Content Ratings based on a 0-5 scale where
0 = no objectionable content and
5 = an excessive or disturbing level of content

Guide to Rating System

LANGUAGE

VIOLENCE

SEXUAL CONTENT

ADULT THEMES

Title: Three Quarters Dead

Author: Richard Peck

*This review refers to an Advanced Reader’s Copy. Three Quarters Dead will be available for purchase October 28, 2010.

Ratings Explanation

Violence: Kerry’s friends persuade her to enter someone else’s house with a stolen key.  She leaves a baby doll with its throat slit and fake blood on a bedroom pillow.  There is a car accident and 3 girls die.  It is later described in detail from the dead girl’s point of view.  Tanya calls the dead girls back to life.  Kerry sees Natalie’s hand.  “It wasn’t even hers.  It was withered and worse.  It was shrunken, spotted, and greenish…oozing something that wasn’t blood.”  Makenzie “had no face.  She had been dead for weeks”. Tanya comes after Kerry and Spence with a knife.  Kerry and Tanya fight for the knife.

Sexual Content: “It was like an orgy of grief.”  The girls put on bra’s that give “bosoms that could take us anywhere.”  Several references are made to a “peekaboo” bra.

Adult Themes: Some girls think another girl has had an abortion and are cruel to her.  Kerry thinks doing bad things is like an initiation to the group.  Peer pressure is huge.
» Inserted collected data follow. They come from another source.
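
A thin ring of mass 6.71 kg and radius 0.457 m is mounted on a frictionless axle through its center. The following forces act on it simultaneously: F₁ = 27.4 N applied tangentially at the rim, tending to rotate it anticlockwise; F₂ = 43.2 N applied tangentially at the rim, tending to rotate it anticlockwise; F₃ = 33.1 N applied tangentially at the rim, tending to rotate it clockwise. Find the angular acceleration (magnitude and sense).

α ≈ 12.2 rad/s², anticlockwise

I = MR² = (6.71)(0.457)² = 1.401 kg·m².
Taking anticlockwise as positive: τ₁ = +(27.4)(0.457) = +12.52 N·m; τ₂ = +(43.2)(0.457) = +19.74 N·m; τ₃ = −(33.1)(0.457) = −15.13 N·m.
Net torque τ = 17.14 N·m.
α = τ/I = 17.14/1.401 = 12.23 rad/s².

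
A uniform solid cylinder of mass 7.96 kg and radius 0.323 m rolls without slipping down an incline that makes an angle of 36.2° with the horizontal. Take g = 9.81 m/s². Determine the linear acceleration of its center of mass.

a ≈ 3.86 m/s²

Translation along the incline: Mg sinθ − f = Ma.
Rotation about the center: fR = Iα with I = ½MR². No-slip gives a = αR, so f = (I/R²)a = (1/2)M a.
Substituting: Mg sinθ = (1 + 0.5000)Ma, so a = g sinθ/(1 + 0.5000) = (9.81) sin 36.2° / 1.500 = 3.863 m/s².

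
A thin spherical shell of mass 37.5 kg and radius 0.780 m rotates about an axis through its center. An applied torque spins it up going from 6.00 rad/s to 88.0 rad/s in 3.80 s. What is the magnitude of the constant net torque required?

τ ≈ 328 N·m

I = (2/3)MR² = (2/3)(37.5)(0.780)² = 15.21 kg·m².
α = Δω/Δt = (88.0 − 6.00)/3.80 = 21.58 rad/s².
τ = Iα = (15.21)(21.58) = 328.2 N·m.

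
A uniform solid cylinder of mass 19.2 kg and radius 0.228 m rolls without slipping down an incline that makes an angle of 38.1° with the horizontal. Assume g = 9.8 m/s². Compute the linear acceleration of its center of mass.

a ≈ 4.03 m/s²

Translation along the incline: Mg sinθ − f = Ma.
Rotation about the center: fR = Iα with I = ½MR². No-slip gives a = αR, so f = (I/R²)a = (1/2)M a.
Substituting: Mg sinθ = (1 + 0.5000)Ma, so a = g sinθ/(1 + 0.5000) = (9.8) sin 38.1° / 1.500 = 4.031 m/s².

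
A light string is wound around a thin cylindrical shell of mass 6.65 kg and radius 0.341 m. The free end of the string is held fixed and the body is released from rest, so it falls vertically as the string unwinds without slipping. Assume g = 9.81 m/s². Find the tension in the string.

Translation: Mg − T = Ma. Rotation about the center: TR = Iα with I = MR².
With a = αR: T = (I/R²)a = M a, so Mg = (1 + 1.000)Ma.
a = g/(1 + 1.000) = 9.81/2.000 = 4.905 m/s².
T = 1.000·M·a = (1.000)(6.65)(4.905) = 32.62 N.

T ≈ 32.6 N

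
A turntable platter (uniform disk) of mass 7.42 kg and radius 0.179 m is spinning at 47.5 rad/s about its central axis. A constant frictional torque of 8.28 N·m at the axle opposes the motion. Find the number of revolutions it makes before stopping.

≈ 2.58 revolutions

I = ½MR² = (1/2)(7.42)(0.179)² = 0.1189 kg·m².
The net torque has magnitude 8.28 N·m, opposing ω.
|α| = τ/I = 8.280/0.1189 = 69.65 rad/s² (deceleration).
ω² = ω₀² − 2|α|θ with ω = 0 ⇒ θ = ω₀²/(2|α|) = 16.20 rad = 2.578 rev.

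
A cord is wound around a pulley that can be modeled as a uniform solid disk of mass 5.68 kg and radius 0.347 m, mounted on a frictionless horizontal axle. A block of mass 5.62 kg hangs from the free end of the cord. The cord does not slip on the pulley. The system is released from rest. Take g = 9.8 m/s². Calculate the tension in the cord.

I = ½MR² = (1/2)(5.68)(0.347)² = 0.3420 kg·m².
Block: mg − T = ma. Pulley: TR = Iα. No-slip: a = αR, so T = (I/R²)a = 2.840·a.
Then mg = (m + 2.840)a, so a = (5.62)(9.8)/(5.62 + 2.840) = 6.510 m/s².
T = 2.840·a = 18.49 N.

T ≈ 18.5 N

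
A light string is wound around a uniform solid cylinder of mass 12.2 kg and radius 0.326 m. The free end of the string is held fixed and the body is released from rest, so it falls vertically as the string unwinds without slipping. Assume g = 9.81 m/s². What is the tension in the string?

Translation: Mg − T = Ma. Rotation about the center: TR = Iα with I = ½MR².
With a = αR: T = (I/R²)a = (1/2)M a, so Mg = (1 + 0.5000)Ma.
a = g/(1 + 0.5000) = 9.81/1.500 = 6.540 m/s².
T = 0.5000·M·a = (0.5000)(12.2)(6.540) = 39.89 N.

T ≈ 39.9 N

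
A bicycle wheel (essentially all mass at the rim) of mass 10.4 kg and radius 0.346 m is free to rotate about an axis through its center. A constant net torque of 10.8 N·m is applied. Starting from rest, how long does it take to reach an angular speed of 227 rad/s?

t ≈ 26.2 s

I = MR² = (10.4)(0.346)² = 1.245 kg·m².
α = τ/I = 10.8/1.245 = 8.674 rad/s².
ω = αt ⇒ t = ω/α = 227/8.674 = 26.17 s.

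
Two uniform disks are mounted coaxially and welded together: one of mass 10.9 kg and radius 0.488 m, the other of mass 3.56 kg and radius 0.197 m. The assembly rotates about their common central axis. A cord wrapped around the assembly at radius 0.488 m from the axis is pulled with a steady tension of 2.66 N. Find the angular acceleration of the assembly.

α ≈ 0.950 rad/s²

I = ½M₁R₁² + ½M₂R₂² = ½(10.9)(0.488)² + ½(3.56)(0.197)² = 1.367 kg·m².
τ = F r = (2.66)(0.488) = 1.298 N·m.
α = τ/I = 1.298/1.367 = 0.9496 rad/s².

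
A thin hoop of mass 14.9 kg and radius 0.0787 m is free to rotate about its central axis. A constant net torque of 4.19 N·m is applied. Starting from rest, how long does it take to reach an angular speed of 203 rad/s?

t ≈ 4.47 s

I = MR² = (14.9)(0.0787)² = 0.09229 kg·m².
α = τ/I = 4.19/0.09229 = 45.40 rad/s².
ω = αt ⇒ t = ω/α = 203/45.40 = 4.471 s.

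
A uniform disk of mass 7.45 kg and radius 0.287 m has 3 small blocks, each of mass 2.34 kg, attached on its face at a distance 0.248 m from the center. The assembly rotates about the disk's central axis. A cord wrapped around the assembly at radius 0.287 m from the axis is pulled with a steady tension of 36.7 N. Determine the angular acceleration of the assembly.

α ≈ 14.3 rad/s²

I_disk = ½MR² = ½(7.45)(0.287)² = 0.3068 kg·m².
I_blocks = 3·m·r² = 3(2.34)(0.248)² = 0.4318 kg·m².
Total I = 0.7386 kg·m².
τ = F r = (36.7)(0.287) = 10.53 N·m.
α = τ/I = 10.53/0.7386 = 14.26 rad/s².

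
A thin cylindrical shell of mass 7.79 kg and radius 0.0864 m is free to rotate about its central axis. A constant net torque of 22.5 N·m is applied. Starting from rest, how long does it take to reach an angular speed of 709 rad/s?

t ≈ 1.83 s

I = MR² = (7.79)(0.0864)² = 0.05815 kg·m².
α = τ/I = 22.5/0.05815 = 386.9 rad/s².
ω = αt ⇒ t = ω/α = 709/386.9 = 1.832 s.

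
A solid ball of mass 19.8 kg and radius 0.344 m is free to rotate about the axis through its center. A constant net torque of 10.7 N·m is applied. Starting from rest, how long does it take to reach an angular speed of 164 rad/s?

t ≈ 14.4 s

I = (2/5)MR² = (2/5)(19.8)(0.344)² = 0.9372 kg·m².
α = τ/I = 10.7/0.9372 = 11.42 rad/s².
ω = αt ⇒ t = ω/α = 164/11.42 = 14.36 s.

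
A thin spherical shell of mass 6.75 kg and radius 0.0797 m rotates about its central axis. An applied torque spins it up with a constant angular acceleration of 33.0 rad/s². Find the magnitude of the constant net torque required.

I = (2/3)MR² = (2/3)(6.75)(0.0797)² = 0.02858 kg·m².
τ = Iα = (0.02858)(33.00) = 0.9433 N·m.

τ ≈ 0.943 N·m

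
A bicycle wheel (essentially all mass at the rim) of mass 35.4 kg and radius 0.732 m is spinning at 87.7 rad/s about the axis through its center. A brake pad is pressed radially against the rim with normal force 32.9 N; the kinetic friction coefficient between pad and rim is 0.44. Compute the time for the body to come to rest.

t ≈ 157 s

I = MR² = (35.4)(0.732)² = 18.97 kg·m².
Friction force f = μN = (0.44)(32.9) = 14.48 N at the rim; torque magnitude τ = fR = 10.60 N·m, opposing ω.
|α| = τ/I = 10.60/18.97 = 0.5586 rad/s² (deceleration).
0 = ω₀ − |α|t ⇒ t = ω₀/|α| = 87.7/0.5586 = 157.0 s.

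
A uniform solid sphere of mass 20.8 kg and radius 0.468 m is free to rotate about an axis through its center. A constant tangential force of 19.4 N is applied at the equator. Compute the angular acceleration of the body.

α ≈ 4.98 rad/s²

I = (2/5)MR² = (2/5)(20.8)(0.468)² = 1.822 kg·m².
τ = F R = (19.4)(0.468) = 9.079 N·m.
Newton's second law for rotation, τ = Iα, gives α = τ/I = 9.079/1.822 = 4.982 rad/s².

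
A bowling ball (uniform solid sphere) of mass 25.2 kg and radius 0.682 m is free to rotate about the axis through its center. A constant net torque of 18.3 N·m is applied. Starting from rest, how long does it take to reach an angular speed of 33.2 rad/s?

t ≈ 8.51 s

I = (2/5)MR² = (2/5)(25.2)(0.682)² = 4.688 kg·m².
α = τ/I = 18.3/4.688 = 3.903 rad/s².
ω = αt ⇒ t = ω/α = 33.2/3.903 = 8.506 s.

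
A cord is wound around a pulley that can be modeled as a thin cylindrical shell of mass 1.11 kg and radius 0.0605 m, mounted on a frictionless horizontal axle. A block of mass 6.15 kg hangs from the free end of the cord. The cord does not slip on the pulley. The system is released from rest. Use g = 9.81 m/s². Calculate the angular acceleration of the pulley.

I = MR² = (1.11)(0.0605)² = 0.004063 kg·m².
Block: mg − T = ma. Pulley: TR = Iα. No-slip: a = αR, so T = (I/R²)a = 1.110·a.
Then mg = (m + 1.110)a, so a = (6.15)(9.81)/(6.15 + 1.110) = 8.310 m/s².
α = a/R = 8.310/0.0605 = 137.4 rad/s².

α ≈ 137 rad/s²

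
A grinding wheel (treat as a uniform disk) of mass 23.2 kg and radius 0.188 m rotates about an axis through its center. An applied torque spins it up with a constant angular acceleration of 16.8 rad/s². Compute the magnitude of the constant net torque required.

I = ½MR² = (1/2)(23.2)(0.188)² = 0.4100 kg·m².
τ = Iα = (0.4100)(16.80) = 6.888 N·m.

τ ≈ 6.89 N·m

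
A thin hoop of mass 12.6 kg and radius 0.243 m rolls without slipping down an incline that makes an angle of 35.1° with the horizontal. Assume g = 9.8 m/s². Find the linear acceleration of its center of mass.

Translation along the incline: Mg sinθ − f = Ma.
Rotation about the center: fR = Iα with I = MR². No-slip gives a = αR, so f = (I/R²)a = M a.
Substituting: Mg sinθ = (1 + 1.000)Ma, so a = g sinθ/(1 + 1.000) = (9.8) sin 35.1° / 2.000 = 2.818 m/s².

a ≈ 2.82 m/s²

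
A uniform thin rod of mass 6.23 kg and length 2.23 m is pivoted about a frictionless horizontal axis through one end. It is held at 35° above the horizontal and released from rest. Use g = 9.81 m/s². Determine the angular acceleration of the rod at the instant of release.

α ≈ 5.41 rad/s²

About the pivot, I = (1/3)ML² = (1/3)(6.23)(2.23)² = 10.33 kg·m².
The weight acts at the center, a distance L/2 = 1.115 m from the pivot; τ = Mg(L/2) cos 35° = 55.82 N·m.
α = τ/I = 55.82/10.33 = 5.405 rad/s².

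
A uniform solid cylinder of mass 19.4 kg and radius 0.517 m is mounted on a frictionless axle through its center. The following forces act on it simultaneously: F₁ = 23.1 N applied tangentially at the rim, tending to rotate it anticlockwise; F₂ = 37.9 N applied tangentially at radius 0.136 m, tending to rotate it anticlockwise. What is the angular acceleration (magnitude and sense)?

I = ½MR² = (1/2)(19.4)(0.517)² = 2.593 kg·m².
Taking anticlockwise as positive: τ₁ = +(23.1)(0.517) = +11.94 N·m; τ₂ = +(37.9)(0.136) = +5.154 N·m.
Net torque τ = 17.10 N·m.
α = τ/I = 17.10/2.593 = 6.594 rad/s².

α ≈ 6.59 rad/s², anticlockwise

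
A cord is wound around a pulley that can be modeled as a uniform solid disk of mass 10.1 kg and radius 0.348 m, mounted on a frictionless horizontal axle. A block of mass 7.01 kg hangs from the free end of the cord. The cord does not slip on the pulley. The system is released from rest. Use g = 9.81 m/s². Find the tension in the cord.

I = ½MR² = (1/2)(10.1)(0.348)² = 0.6116 kg·m².
Block: mg − T = ma. Pulley: TR = Iα. No-slip: a = αR, so T = (I/R²)a = 5.050·a.
Then mg = (m + 5.050)a, so a = (7.01)(9.81)/(7.01 + 5.050) = 5.702 m/s².
T = 5.050·a = 28.80 N.

T ≈ 28.8 N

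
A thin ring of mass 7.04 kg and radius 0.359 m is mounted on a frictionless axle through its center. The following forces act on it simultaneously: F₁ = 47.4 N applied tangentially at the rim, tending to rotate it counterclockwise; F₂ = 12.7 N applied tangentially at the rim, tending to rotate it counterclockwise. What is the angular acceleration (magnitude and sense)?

α ≈ 23.8 rad/s², counterclockwise

I = MR² = (7.04)(0.359)² = 0.9073 kg·m².
Taking counterclockwise as positive: τ₁ = +(47.4)(0.359) = +17.02 N·m; τ₂ = +(12.7)(0.359) = +4.559 N·m.
Net torque τ = 21.58 N·m.
α = τ/I = 21.58/0.9073 = 23.78 rad/s².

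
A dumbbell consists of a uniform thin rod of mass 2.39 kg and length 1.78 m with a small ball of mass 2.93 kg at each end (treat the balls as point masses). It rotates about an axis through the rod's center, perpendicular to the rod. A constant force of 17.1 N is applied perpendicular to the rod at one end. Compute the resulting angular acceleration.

α ≈ 2.89 rad/s²

I_rod = (1/12)ML² = (1/12)(2.39)(1.78)² = 0.6310 kg·m².
I_balls = 2·m·(L/2)² = 2(2.93)(0.8900)² = 4.642 kg·m².
Total I = 5.273 kg·m².
τ = F·(L/2) = (17.1)(0.890) = 15.22 N·m.
α = τ/I = 15.22/5.273 = 2.886 rad/s².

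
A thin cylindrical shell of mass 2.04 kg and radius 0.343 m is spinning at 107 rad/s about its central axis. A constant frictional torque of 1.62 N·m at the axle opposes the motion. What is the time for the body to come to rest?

t ≈ 15.9 s

I = MR² = (2.04)(0.343)² = 0.2400 kg·m².
The net torque has magnitude 1.62 N·m, opposing ω.
|α| = τ/I = 1.620/0.2400 = 6.750 rad/s² (deceleration).
0 = ω₀ − |α|t ⇒ t = ω₀/|α| = 107/6.750 = 15.85 s.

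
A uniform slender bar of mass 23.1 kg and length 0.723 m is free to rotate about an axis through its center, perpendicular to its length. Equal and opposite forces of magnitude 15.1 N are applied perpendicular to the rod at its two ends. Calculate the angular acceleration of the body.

I = (1/12)ML² = (1/12)(23.1)(0.723)² = 1.006 kg·m².
The couple gives τ = F·(L/2) + F·(L/2) = F L = (15.1)(0.723) = 10.92 N·m.
Newton's second law for rotation, τ = Iα, gives α = τ/I = 10.92/1.006 = 10.85 rad/s².

α ≈ 10.8 rad/s²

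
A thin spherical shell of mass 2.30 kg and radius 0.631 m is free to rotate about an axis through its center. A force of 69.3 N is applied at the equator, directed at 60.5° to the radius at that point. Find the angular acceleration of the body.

α ≈ 62.3 rad/s²

I = (2/3)MR² = (2/3)(2.30)(0.631)² = 0.6105 kg·m².
Only the tangential component produces torque: τ = F R sinθ = (69.3)(0.631) sin 60.5° = 38.06 N·m.
Newton's second law for rotation, τ = Iα, gives α = τ/I = 38.06/0.6105 = 62.34 rad/s².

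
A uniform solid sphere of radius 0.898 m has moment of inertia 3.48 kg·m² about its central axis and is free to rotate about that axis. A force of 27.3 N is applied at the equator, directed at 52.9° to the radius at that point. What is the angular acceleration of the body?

α ≈ 5.62 rad/s²

Only the tangential component produces torque: τ = F R sinθ = (27.3)(0.898) sin 52.9° = 19.55 N·m.
From τ = Iα: α = 19.55/3.480 = 5.619 rad/s².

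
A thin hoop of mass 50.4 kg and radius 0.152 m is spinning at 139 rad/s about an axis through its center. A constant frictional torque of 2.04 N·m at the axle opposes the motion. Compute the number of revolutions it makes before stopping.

≈ 878 revolutions

I = MR² = (50.4)(0.152)² = 1.164 kg·m².
The net torque has magnitude 2.04 N·m, opposing ω.
|α| = τ/I = 2.040/1.164 = 1.752 rad/s² (deceleration).
ω² = ω₀² − 2|α|θ with ω = 0 ⇒ θ = ω₀²/(2|α|) = 5514 rad = 877.6 rev.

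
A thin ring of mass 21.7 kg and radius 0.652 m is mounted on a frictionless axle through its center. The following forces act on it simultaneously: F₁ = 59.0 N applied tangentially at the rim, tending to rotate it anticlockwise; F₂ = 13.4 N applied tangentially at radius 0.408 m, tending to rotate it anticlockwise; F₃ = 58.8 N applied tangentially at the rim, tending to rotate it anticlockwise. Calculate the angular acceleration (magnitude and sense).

I = MR² = (21.7)(0.652)² = 9.225 kg·m².
Taking anticlockwise as positive: τ₁ = +(59.0)(0.652) = +38.47 N·m; τ₂ = +(13.4)(0.408) = +5.467 N·m; τ₃ = +(58.8)(0.652) = +38.34 N·m.
Net torque τ = 82.27 N·m.
α = τ/I = 82.27/9.225 = 8.919 rad/s².

α ≈ 8.92 rad/s², anticlockwise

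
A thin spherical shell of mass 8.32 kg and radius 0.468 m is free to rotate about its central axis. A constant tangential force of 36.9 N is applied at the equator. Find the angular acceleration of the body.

α ≈ 14.2 rad/s²

I = (2/3)MR² = (2/3)(8.32)(0.468)² = 1.215 kg·m².
τ = F R = (36.9)(0.468) = 17.27 N·m.
Newton's second law for rotation, τ = Iα, gives α = τ/I = 17.27/1.215 = 14.22 rad/s².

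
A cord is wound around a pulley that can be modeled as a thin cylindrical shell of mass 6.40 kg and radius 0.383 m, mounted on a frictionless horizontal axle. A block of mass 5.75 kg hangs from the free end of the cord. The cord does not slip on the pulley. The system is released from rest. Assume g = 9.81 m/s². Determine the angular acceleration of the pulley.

I = MR² = (6.40)(0.383)² = 0.9388 kg·m².
Block: mg − T = ma. Pulley: TR = Iα. No-slip: a = αR, so T = (I/R²)a = 6.400·a.
Then mg = (m + 6.400)a, so a = (5.75)(9.81)/(5.75 + 6.400) = 4.643 m/s².
α = a/R = 4.643/0.383 = 12.12 rad/s².

α ≈ 12.1 rad/s²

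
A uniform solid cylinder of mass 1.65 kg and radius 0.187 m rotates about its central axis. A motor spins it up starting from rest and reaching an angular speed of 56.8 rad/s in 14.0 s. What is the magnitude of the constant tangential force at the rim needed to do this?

I = ½MR² = (1/2)(1.65)(0.187)² = 0.02885 kg·m².
α = Δω/Δt = (56.8 − 0)/14.0 = 4.057 rad/s².
The required torque is τ = Iα = (0.02885)(4.057) = 0.1170 N·m.
A tangential force at the rim gives τ = FR, so F = τ/R = 0.1170/0.187 = 0.6259 N.

F ≈ 0.626 N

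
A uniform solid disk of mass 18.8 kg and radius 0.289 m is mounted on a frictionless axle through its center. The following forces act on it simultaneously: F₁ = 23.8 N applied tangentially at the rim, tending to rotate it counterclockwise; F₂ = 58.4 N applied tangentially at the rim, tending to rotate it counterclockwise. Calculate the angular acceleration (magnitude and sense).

α ≈ 30.3 rad/s², counterclockwise

I = ½MR² = (1/2)(18.8)(0.289)² = 0.7851 kg·m².
Taking counterclockwise as positive: τ₁ = +(23.8)(0.289) = +6.878 N·m; τ₂ = +(58.4)(0.289) = +16.88 N·m.
Net torque τ = 23.76 N·m.
α = τ/I = 23.76/0.7851 = 30.26 rad/s².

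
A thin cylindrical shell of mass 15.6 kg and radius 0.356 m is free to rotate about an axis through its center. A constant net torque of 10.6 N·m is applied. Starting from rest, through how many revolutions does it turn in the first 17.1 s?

I = MR² = (15.6)(0.356)² = 1.977 kg·m².
α = τ/I = 10.6/1.977 = 5.361 rad/s².
θ = ½αt² = ½(5.361)(17.1)² = 783.9 rad.
Revolutions = θ/(2π) = 124.8.

≈ 125 revolutions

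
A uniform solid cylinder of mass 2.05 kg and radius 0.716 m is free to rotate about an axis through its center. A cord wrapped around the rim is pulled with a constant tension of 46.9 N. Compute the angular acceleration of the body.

I = ½MR² = (1/2)(2.05)(0.716)² = 0.5255 kg·m².
τ = F R = (46.9)(0.716) = 33.58 N·m.
Newton's second law for rotation, τ = Iα, gives α = τ/I = 33.58/0.5255 = 63.91 rad/s².

α ≈ 63.9 rad/s²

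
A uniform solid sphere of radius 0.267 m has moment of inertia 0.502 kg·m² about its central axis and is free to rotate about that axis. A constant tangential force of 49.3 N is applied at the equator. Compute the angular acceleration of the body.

τ = F R = (49.3)(0.267) = 13.16 N·m.
Newton's second law for rotation, τ = Iα, gives α = τ/I = 13.16/0.5020 = 26.22 rad/s².

α ≈ 26.2 rad/s²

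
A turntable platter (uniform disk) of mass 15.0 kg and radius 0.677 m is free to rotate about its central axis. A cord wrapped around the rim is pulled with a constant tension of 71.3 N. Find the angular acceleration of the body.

α ≈ 14.0 rad/s²

I = ½MR² = (1/2)(15.0)(0.677)² = 3.437 kg·m².
τ = F R = (71.3)(0.677) = 48.27 N·m.
From τ = Iα: α = 48.27/3.437 = 14.04 rad/s².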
The kids go to parties and after are “zonked”.  Kerry sees a grief counselor.  Kerry repeatedly lies to her parents and others.

Synopsis

Kerry believes her life has value now that the three coolest girls at school have noticed her.  She is willing to do anything to be a part of their group.  Then, unexpectedly, those girls are killed in a car accident and Kerry finds herself adrift and alone, full of grief and feeling “three quarters dead” herself.  One day Kerry receives a text from Tanya, one of the dead girls, telling her to meet them in New York.  Kerry goes and what she finds will send shivers down your spine!

I am quite guilty of judging this book by its cover.  I have actually never read a book quite like this before because I usually steer clear of anything that claims to be even remotely scary.  I do not like to be scared.  I didn’t realize that this book was a “ghost story” when I started it.  Was I scared reading this book?  Nope.  And I even read it late at night!  I was oddly interested in it though and I have to admit, I did continue to think about it after I was done reading it.  My favorite line from this book?  “People are always gone before you expect it.”  I would recommend 9th-12th grade for this book.